Intendo dire che bisogna far capire alle persone che non si vuole tagliare a caso, ma che l’obiettivo è quello di risanare il Paese. Serve un segnale forte soprattutto per rispondere alle pressioni populiste, che peraltro in alcuni casi sono perfettamente giustificate. Penso alla riduzione dei vitalizi dei politici e degli stipendi per le figure apicali della pubblica amministrazione: guadagnano molto più rispetto ai loro pari grado di altri Paesi, mentre ai livelli più bassi i dipendenti pubblici hanno stipendi inferiori ai colleghi europei. Ridurre il vitalizio ai senatori, per esempio, sarebbe stato un volano politico pazzesco. E contrariamente a quanto si vuole far credere, probabilmente questa volta la Corte Costituzionale non si sarebbe opposta.
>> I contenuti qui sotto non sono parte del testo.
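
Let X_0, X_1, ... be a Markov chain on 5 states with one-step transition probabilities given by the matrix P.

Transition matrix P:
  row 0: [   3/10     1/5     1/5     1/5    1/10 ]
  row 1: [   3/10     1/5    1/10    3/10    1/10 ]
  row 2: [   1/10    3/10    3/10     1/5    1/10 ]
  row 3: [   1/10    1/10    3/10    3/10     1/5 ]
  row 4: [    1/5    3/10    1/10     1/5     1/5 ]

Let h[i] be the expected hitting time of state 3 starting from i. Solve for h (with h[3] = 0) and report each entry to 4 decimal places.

h = [4.4852, 4.0416, 4.4359, 0.0000, 4.4414]

First-step conditioning: h[3] = 0; for i ≠ 3, h[i] = 1 + Σ_k P[i][k]·h[k].
  h[0] = 1 + 3/10·h[0] + 1/5·h[1] + 1/5·h[2] + 1/10·h[4]
  h[1] = 1 + 3/10·h[0] + 1/5·h[1] + 1/10·h[2] + 1/10·h[4]
  h[2] = 1 + 1/10·h[0] + 3/10·h[1] + 3/10·h[2] + 1/10·h[4]
  h[4] = 1 + 1/5·h[0] + 3/10·h[1] + 1/10·h[2] + 1/5·h[4]
Solving the 4×4 linear system over states ≠ 3 gives exactly h = [4095/913, 3690/913, 4050/913, 0, 4055/913] (h[3] = 0 is the target).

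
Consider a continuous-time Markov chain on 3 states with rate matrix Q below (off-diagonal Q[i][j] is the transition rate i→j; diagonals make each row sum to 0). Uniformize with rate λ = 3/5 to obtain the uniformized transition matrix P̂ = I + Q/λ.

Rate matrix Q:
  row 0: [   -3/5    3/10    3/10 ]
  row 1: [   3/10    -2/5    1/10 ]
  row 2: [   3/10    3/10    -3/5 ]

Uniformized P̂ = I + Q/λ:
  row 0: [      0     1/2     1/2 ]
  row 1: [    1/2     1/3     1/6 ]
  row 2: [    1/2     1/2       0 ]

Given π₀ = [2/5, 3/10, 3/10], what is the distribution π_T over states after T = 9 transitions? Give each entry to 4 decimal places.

t=0: π = [0.4000, 0.3000, 0.3000]
t=1: π = [0.3000, 0.4500, 0.2500]
t=2: π = [0.3500, 0.4250, 0.2250]
t=3: π = [0.3250, 0.4292, 0.2458]
t=4: π = [0.3375, 0.4285, 0.2340]
t=5: π = [0.3313, 0.4286, 0.2402]
t=6: π = [0.3344, 0.4286, 0.2371]
t=7: π = [0.3328, 0.4286, 0.2386]
t=8: π = [0.3336, 0.4286, 0.2378]
t=9: π = [0.3332, 0.4286, 0.2382]

π = [0.3332, 0.4286, 0.2382]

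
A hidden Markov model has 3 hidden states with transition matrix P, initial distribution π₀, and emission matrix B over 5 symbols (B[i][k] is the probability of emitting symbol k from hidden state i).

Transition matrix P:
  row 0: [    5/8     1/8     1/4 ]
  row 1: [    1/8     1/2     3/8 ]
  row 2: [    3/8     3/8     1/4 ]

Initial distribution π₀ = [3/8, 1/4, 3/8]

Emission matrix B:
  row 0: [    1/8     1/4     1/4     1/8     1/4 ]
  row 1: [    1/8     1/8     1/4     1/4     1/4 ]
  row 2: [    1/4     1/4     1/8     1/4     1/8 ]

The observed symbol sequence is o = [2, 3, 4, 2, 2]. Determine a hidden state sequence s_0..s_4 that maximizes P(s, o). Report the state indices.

t=0: δ = [9.375e-02, 6.250e-02, 4.688e-02]  (obs o_0=2)
t=1: δ = [7.324e-03, 7.812e-03, 5.859e-03]  ψ = [0, 1, 0]  (obs o_1=3)
t=2: δ = [1.144e-03, 9.766e-04, 3.662e-04]  ψ = [0, 1, 1]  (obs o_2=4)
t=3: δ = [1.788e-04, 1.221e-04, 4.578e-05]  ψ = [0, 1, 1]  (obs o_3=2)
t=4: δ = [2.794e-05, 1.526e-05, 5.722e-06]  ψ = [0, 1, 1]  (obs o_4=2)
backtrack: best end state = 0; path = [0, 0, 0, 0, 0]

path = [0, 0, 0, 0, 0]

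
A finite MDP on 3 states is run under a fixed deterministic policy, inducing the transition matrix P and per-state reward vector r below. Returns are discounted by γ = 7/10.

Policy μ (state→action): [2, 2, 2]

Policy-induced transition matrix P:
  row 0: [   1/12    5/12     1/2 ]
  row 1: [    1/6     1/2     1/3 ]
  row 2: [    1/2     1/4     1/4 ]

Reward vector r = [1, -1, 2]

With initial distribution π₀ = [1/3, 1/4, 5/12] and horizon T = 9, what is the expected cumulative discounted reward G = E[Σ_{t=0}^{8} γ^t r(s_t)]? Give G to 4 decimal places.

t=0: π = [0.3333, 0.2500, 0.4167], E[r] = 0.9167, γ^t·E[r] = 0.916667, running G = 0.916667
t=1: π = [0.2778, 0.3681, 0.3542], E[r] = 0.6181, γ^t·E[r] = 0.432639, running G = 1.349306
t=2: π = [0.2616, 0.3883, 0.3501], E[r] = 0.5735, γ^t·E[r] = 0.281013, running G = 1.630318
t=3: π = [0.2616, 0.3907, 0.3478], E[r] = 0.5664, γ^t·E[r] = 0.194277, running G = 1.824596
t=4: π = [0.2608, 0.3913, 0.3479], E[r] = 0.5654, γ^t·E[r] = 0.135758, running G = 1.960353
t=5: π = [0.2609, 0.3913, 0.3478], E[r] = 0.5652, γ^t·E[r] = 0.095000, running G = 2.055353
t=6: π = [0.2609, 0.3913, 0.3478], E[r] = 0.5652, γ^t·E[r] = 0.066498, running G = 2.121851
t=7: π = [0.2609, 0.3913, 0.3478], E[r] = 0.5652, γ^t·E[r] = 0.046548, running G = 2.168400
t=8: π = [0.2609, 0.3913, 0.3478], E[r] = 0.5652, γ^t·E[r] = 0.032584, running G = 2.200983

G = 2.2010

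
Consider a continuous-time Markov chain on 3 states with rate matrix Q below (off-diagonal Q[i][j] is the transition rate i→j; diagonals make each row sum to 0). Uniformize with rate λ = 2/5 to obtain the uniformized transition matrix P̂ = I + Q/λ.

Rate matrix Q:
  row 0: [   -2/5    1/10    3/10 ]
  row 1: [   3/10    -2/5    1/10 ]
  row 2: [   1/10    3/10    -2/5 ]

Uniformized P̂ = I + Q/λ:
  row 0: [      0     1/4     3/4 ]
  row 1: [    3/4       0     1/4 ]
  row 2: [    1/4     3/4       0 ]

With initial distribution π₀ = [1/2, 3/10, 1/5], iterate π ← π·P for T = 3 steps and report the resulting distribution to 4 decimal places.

t=0: π = [0.5000, 0.3000, 0.2000]
t=1: π = [0.2750, 0.2750, 0.4500]
t=2: π = [0.3188, 0.4063, 0.2750]
t=3: π = [0.3734, 0.2859, 0.3406]

π = [0.3734, 0.2859, 0.3406]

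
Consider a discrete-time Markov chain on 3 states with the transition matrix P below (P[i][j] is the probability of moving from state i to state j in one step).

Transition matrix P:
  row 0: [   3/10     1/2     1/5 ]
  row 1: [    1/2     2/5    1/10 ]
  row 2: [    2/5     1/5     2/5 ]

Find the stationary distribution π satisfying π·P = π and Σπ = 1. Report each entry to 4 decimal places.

π = [0.4000, 0.4000, 0.2000]

Balance equations π_j = Σ_i π_i·P[i][j]:
  π_0 = 3/10·π_0 + 1/2·π_1 + 2/5·π_2
  π_1 = 1/2·π_0 + 2/5·π_1 + 1/5·π_2
  normalize: π_0 + π_1 + π_2 = 1
Solving the linear system gives exactly π = [2/5, 2/5, 1/5].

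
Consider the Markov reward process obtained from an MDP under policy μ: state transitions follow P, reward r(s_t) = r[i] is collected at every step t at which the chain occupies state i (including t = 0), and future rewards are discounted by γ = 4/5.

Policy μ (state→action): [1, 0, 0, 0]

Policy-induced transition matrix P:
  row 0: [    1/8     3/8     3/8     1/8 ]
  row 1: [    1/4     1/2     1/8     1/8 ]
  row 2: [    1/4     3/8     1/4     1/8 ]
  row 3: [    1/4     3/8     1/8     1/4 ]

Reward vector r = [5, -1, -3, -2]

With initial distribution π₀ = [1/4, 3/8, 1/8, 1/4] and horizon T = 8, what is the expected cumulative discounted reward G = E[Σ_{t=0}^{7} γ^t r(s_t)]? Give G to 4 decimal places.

G = -0.7227

t=0: π = [0.2500, 0.3750, 0.1250, 0.2500], E[r] = 0.0000, γ^t·E[r] = 0.000000, running G = 0.000000
t=1: π = [0.2188, 0.4219, 0.2031, 0.1563], E[r] = -0.2500, γ^t·E[r] = -0.200000, running G = -0.200000
t=2: π = [0.2227, 0.4277, 0.2051, 0.1445], E[r] = -0.2188, γ^t·E[r] = -0.140000, running G = -0.340000
t=3: π = [0.2222, 0.4285, 0.2063, 0.1431], E[r] = -0.2227, γ^t·E[r] = -0.114000, running G = -0.454000
t=4: π = [0.2222, 0.4286, 0.2063, 0.1429], E[r] = -0.2222, γ^t·E[r] = -0.091000, running G = -0.545000
t=5: π = [0.2222, 0.4286, 0.2063, 0.1429], E[r] = -0.2222, γ^t·E[r] = -0.072820, running G = -0.617820
t=6: π = [0.2222, 0.4286, 0.2063, 0.1429], E[r] = -0.2222, γ^t·E[r] = -0.058254, running G = -0.676074
t=7: π = [0.2222, 0.4286, 0.2063, 0.1429], E[r] = -0.2222, γ^t·E[r] = -0.046603, running G = -0.722677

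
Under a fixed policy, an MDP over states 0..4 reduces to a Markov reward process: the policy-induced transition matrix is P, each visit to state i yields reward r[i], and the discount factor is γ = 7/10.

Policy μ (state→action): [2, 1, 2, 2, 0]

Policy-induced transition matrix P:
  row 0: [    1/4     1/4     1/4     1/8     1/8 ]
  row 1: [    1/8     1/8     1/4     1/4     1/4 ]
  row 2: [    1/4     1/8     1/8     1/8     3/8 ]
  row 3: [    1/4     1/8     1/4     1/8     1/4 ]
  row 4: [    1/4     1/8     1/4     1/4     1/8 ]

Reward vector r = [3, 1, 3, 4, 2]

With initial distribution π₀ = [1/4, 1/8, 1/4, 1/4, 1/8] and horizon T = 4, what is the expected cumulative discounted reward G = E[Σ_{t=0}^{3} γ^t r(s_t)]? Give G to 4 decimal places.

G = 6.9047

t=0: π = [0.2500, 0.1250, 0.2500, 0.2500, 0.1250], E[r] = 2.8750, γ^t·E[r] = 2.875000, running G = 2.875000
t=1: π = [0.2344, 0.1563, 0.2188, 0.1563, 0.2344], E[r] = 2.6094, γ^t·E[r] = 1.826563, running G = 4.701563
t=2: π = [0.2305, 0.1543, 0.2227, 0.1738, 0.2188], E[r] = 2.6465, γ^t·E[r] = 1.296777, running G = 5.998340
t=3: π = [0.2307, 0.1538, 0.2222, 0.1716, 0.2217], E[r] = 2.6423, γ^t·E[r] = 0.906321, running G = 6.904660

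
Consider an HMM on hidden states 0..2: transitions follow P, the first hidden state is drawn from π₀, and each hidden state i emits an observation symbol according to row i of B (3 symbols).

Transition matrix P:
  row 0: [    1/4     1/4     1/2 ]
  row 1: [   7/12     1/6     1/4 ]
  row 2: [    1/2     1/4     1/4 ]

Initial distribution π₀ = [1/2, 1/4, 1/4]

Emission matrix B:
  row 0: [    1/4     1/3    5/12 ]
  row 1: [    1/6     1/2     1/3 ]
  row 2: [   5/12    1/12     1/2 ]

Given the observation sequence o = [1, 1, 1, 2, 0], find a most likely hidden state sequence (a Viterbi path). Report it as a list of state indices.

t=0: δ = [1.667e-01, 1.250e-01, 2.083e-02]  (obs o_0=1)
t=1: δ = [2.431e-02, 2.083e-02, 6.944e-03]  ψ = [1, 0, 0]  (obs o_1=1)
t=2: δ = [4.051e-03, 3.038e-03, 1.013e-03]  ψ = [1, 0, 0]  (obs o_2=1)
t=3: δ = [7.385e-04, 3.376e-04, 1.013e-03]  ψ = [1, 0, 0]  (obs o_3=2)
t=4: δ = [1.266e-04, 4.220e-05, 1.538e-04]  ψ = [2, 2, 0]  (obs o_4=0)
backtrack: best end state = 2; path = [1, 0, 1, 0, 2]

path = [1, 0, 1, 0, 2]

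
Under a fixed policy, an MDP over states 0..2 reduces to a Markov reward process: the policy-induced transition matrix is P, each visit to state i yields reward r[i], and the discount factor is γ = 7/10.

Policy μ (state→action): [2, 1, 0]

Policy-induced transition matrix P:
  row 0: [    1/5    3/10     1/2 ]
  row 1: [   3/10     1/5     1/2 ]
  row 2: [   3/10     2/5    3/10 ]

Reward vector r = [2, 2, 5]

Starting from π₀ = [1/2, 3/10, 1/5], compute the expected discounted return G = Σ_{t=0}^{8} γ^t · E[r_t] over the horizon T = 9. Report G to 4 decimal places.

G = 9.8260

t=0: π = [0.5000, 0.3000, 0.2000], E[r] = 2.6000, γ^t·E[r] = 2.600000, running G = 2.600000
t=1: π = [0.2500, 0.2900, 0.4600], E[r] = 3.3800, γ^t·E[r] = 2.366000, running G = 4.966000
t=2: π = [0.2750, 0.3170, 0.4080], E[r] = 3.2240, γ^t·E[r] = 1.579760, running G = 6.545760
t=3: π = [0.2725, 0.3091, 0.4184], E[r] = 3.2552, γ^t·E[r] = 1.116534, running G = 7.662294
t=4: π = [0.2728, 0.3109, 0.4163], E[r] = 3.2490, γ^t·E[r] = 0.780075, running G = 8.442369
t=5: π = [0.2727, 0.3105, 0.4167], E[r] = 3.2502, γ^t·E[r] = 0.546262, running G = 8.988631
t=6: π = [0.2727, 0.3106, 0.4167], E[r] = 3.2500, γ^t·E[r] = 0.382354, running G = 9.370986
t=7: π = [0.2727, 0.3106, 0.4167], E[r] = 3.2500, γ^t·E[r] = 0.267652, running G = 9.638638
t=8: π = [0.2727, 0.3106, 0.4167], E[r] = 3.2500, γ^t·E[r] = 0.187356, running G = 9.825994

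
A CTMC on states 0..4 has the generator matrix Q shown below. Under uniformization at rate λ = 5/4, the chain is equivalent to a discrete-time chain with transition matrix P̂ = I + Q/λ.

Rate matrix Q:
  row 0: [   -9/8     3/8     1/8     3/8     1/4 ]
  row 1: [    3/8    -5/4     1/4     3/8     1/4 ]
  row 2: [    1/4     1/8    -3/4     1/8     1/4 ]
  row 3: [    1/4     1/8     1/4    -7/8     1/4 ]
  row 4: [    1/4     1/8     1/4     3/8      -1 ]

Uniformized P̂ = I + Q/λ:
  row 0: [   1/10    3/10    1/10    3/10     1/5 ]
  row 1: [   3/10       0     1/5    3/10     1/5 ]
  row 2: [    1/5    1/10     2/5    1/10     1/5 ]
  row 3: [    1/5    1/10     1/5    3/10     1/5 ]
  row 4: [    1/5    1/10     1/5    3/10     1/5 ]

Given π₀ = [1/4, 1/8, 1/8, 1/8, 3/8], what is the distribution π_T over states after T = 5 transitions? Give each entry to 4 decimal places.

π = [0.1933, 0.1261, 0.2258, 0.2549, 0.2000]

t=0: π = [0.2500, 0.1250, 0.1250, 0.1250, 0.3750]
t=1: π = [0.1875, 0.1375, 0.2000, 0.2750, 0.2000]
t=2: π = [0.1950, 0.1238, 0.2213, 0.2600, 0.2000]
t=3: π = [0.1929, 0.1266, 0.2248, 0.2558, 0.2000]
t=4: π = [0.1934, 0.1259, 0.2257, 0.2551, 0.2000]
t=5: π = [0.1933, 0.1261, 0.2258, 0.2549, 0.2000]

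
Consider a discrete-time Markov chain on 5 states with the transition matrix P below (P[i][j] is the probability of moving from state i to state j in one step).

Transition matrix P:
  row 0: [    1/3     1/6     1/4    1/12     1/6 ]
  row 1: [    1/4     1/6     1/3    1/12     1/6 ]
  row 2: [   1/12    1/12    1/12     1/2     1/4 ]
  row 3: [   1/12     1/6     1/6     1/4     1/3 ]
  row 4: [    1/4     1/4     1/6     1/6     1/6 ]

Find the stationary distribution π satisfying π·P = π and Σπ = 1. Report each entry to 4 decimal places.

Balance equations π_j = Σ_i π_i·P[i][j]:
  π_0 = 1/3·π_0 + 1/4·π_1 + 1/12·π_2 + 1/12·π_3 + 1/4·π_4
  π_1 = 1/6·π_0 + 1/6·π_1 + 1/12·π_2 + 1/6·π_3 + 1/4·π_4
  π_2 = 1/4·π_0 + 1/3·π_1 + 1/12·π_2 + 1/6·π_3 + 1/6·π_4
  π_3 = 1/12·π_0 + 1/12·π_1 + 1/2·π_2 + 1/4·π_3 + 1/6·π_4
  normalize: π_0 + π_1 + π_2 + π_3 + π_4 = 1
Solving the linear system gives exactly π = [2062/10447, 3525/20894, 2037/10447, 4585/20894, 2293/10447].

π = [0.1974, 0.1687, 0.1950, 0.2194, 0.2195]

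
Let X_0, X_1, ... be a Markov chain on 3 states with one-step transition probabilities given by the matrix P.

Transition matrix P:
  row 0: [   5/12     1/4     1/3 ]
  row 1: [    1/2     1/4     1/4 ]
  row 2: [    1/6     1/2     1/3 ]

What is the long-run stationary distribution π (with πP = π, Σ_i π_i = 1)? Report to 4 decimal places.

π = [0.3673, 0.3265, 0.3061]

Balance equations π_j = Σ_i π_i·P[i][j]:
  π_0 = 5/12·π_0 + 1/2·π_1 + 1/6·π_2
  π_1 = 1/4·π_0 + 1/4·π_1 + 1/2·π_2
  normalize: π_0 + π_1 + π_2 = 1
Solving the linear system gives exactly π = [18/49, 16/49, 15/49].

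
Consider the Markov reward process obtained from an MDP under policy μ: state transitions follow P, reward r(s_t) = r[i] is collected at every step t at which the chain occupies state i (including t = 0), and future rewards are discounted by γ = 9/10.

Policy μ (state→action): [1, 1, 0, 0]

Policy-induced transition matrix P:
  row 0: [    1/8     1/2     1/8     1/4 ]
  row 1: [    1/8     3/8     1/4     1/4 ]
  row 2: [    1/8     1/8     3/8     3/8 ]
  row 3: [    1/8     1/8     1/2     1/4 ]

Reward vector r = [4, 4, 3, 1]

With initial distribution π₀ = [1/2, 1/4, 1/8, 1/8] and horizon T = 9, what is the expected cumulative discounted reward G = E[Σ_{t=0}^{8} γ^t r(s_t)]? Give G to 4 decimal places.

t=0: π = [0.5000, 0.2500, 0.1250, 0.1250], E[r] = 3.5000, γ^t·E[r] = 3.500000, running G = 3.500000
t=1: π = [0.1250, 0.3750, 0.2344, 0.2656], E[r] = 2.9688, γ^t·E[r] = 2.671875, running G = 6.171875
t=2: π = [0.1250, 0.2656, 0.3301, 0.2793], E[r] = 2.8320, γ^t·E[r] = 2.293945, running G = 8.465820
t=3: π = [0.1250, 0.2383, 0.3455, 0.2913], E[r] = 2.7808, γ^t·E[r] = 2.027175, running G = 10.492996
t=4: π = [0.1250, 0.2314, 0.3504, 0.2932], E[r] = 2.7701, γ^t·E[r] = 1.817450, running G = 12.310445
t=5: π = [0.1250, 0.2297, 0.3515, 0.2938], E[r] = 2.7671, γ^t·E[r] = 1.633970, running G = 13.944416
t=6: π = [0.1250, 0.2293, 0.3518, 0.2939], E[r] = 2.7664, γ^t·E[r] = 1.470201, running G = 15.414617
t=7: π = [0.1250, 0.2292, 0.3518, 0.2940], E[r] = 2.7663, γ^t·E[r] = 1.323095, running G = 16.737712
t=8: π = [0.1250, 0.2292, 0.3518, 0.2940], E[r] = 2.7662, γ^t·E[r] = 1.190766, running G = 17.928478

G = 17.9285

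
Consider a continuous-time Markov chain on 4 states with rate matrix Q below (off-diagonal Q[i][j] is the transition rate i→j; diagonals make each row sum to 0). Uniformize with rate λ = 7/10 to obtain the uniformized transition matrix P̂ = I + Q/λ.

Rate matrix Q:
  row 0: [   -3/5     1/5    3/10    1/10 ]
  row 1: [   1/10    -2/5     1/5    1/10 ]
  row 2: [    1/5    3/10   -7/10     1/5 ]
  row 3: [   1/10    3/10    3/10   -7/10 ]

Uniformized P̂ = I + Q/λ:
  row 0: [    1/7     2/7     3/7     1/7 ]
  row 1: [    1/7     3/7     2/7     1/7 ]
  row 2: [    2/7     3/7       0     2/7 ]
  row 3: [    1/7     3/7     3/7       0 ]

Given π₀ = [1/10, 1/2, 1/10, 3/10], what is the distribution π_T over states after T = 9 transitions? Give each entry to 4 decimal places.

t=0: π = [0.1000, 0.5000, 0.1000, 0.3000]
t=1: π = [0.1571, 0.4143, 0.3143, 0.1143]
t=2: π = [0.1878, 0.4061, 0.2347, 0.1714]
t=3: π = [0.1764, 0.4017, 0.2700, 0.1519]
t=4: π = [0.1814, 0.4034, 0.2555, 0.1597]
t=5: π = [0.1794, 0.4027, 0.2615, 0.1565]
t=6: π = [0.1802, 0.4029, 0.2590, 0.1578]
t=7: π = [0.1799, 0.4028, 0.2600, 0.1573]
t=8: π = [0.1800, 0.4029, 0.2596, 0.1575]
t=9: π = [0.1799, 0.4029, 0.2598, 0.1574]

π = [0.1799, 0.4029, 0.2598, 0.1574]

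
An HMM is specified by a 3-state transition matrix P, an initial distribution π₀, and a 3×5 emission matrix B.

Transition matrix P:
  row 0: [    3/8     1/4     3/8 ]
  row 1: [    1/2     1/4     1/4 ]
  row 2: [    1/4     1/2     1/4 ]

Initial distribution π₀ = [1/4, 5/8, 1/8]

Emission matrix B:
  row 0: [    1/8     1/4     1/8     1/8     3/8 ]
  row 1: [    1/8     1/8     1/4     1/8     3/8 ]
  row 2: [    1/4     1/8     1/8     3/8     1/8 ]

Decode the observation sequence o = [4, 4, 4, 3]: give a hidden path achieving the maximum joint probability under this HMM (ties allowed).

path = [1, 0, 0, 2]

t=0: δ = [9.375e-02, 2.344e-01, 1.562e-02]  (obs o_0=4)
t=1: δ = [4.395e-02, 2.197e-02, 7.324e-03]  ψ = [1, 1, 1]  (obs o_1=4)
t=2: δ = [6.180e-03, 4.120e-03, 2.060e-03]  ψ = [0, 0, 0]  (obs o_2=4)
t=3: δ = [2.897e-04, 1.931e-04, 8.690e-04]  ψ = [0, 0, 0]  (obs o_3=3)
backtrack: best end state = 2; path = [1, 0, 0, 2]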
Se non tagli in alto diventa politicamente impossibile tagliare altrove, ed è comprensibile. E quando si arriva a parlare solo di patrimoniali e lotta all’evasione fiscale è evidente che le idee siano finite.

L’eccesso di debito pubblico è davvero un problema?

Lo ripeto, il taglio del debito non è una fisima degli economisti come sostengono i politici. Certo nessuno saprà mai se con il 133% di debito/pil si possa sopravvivere, ma è sicuramente vero che non si possono fare interventi straordinari quando si presenta un’emergenza. L’Irlanda è riuscita a salvare le sue banche dopo la crisi del 2008 perché partiva con un debito al 30% del Pil, l’Italia, al contrario, non aveva un euro. E questo al netto di tutti gli attacchi all’Europa che secondo i politici italiani avrebbe impedito l’intervento pubblico. Se avessimo avuto un debito come quello irlandese avremmo potuto affrontare prima il problema dei crediti deteriorati, invece di farlo diventare un bubbone. I crediti deteriorati restano uno dei principali problemi di questo paese: per anni abbiamo messo la testa sotto la sabbia e poi ci abbiamo messo altri anni per cominciare a gestirlo in modo non dilettantesco.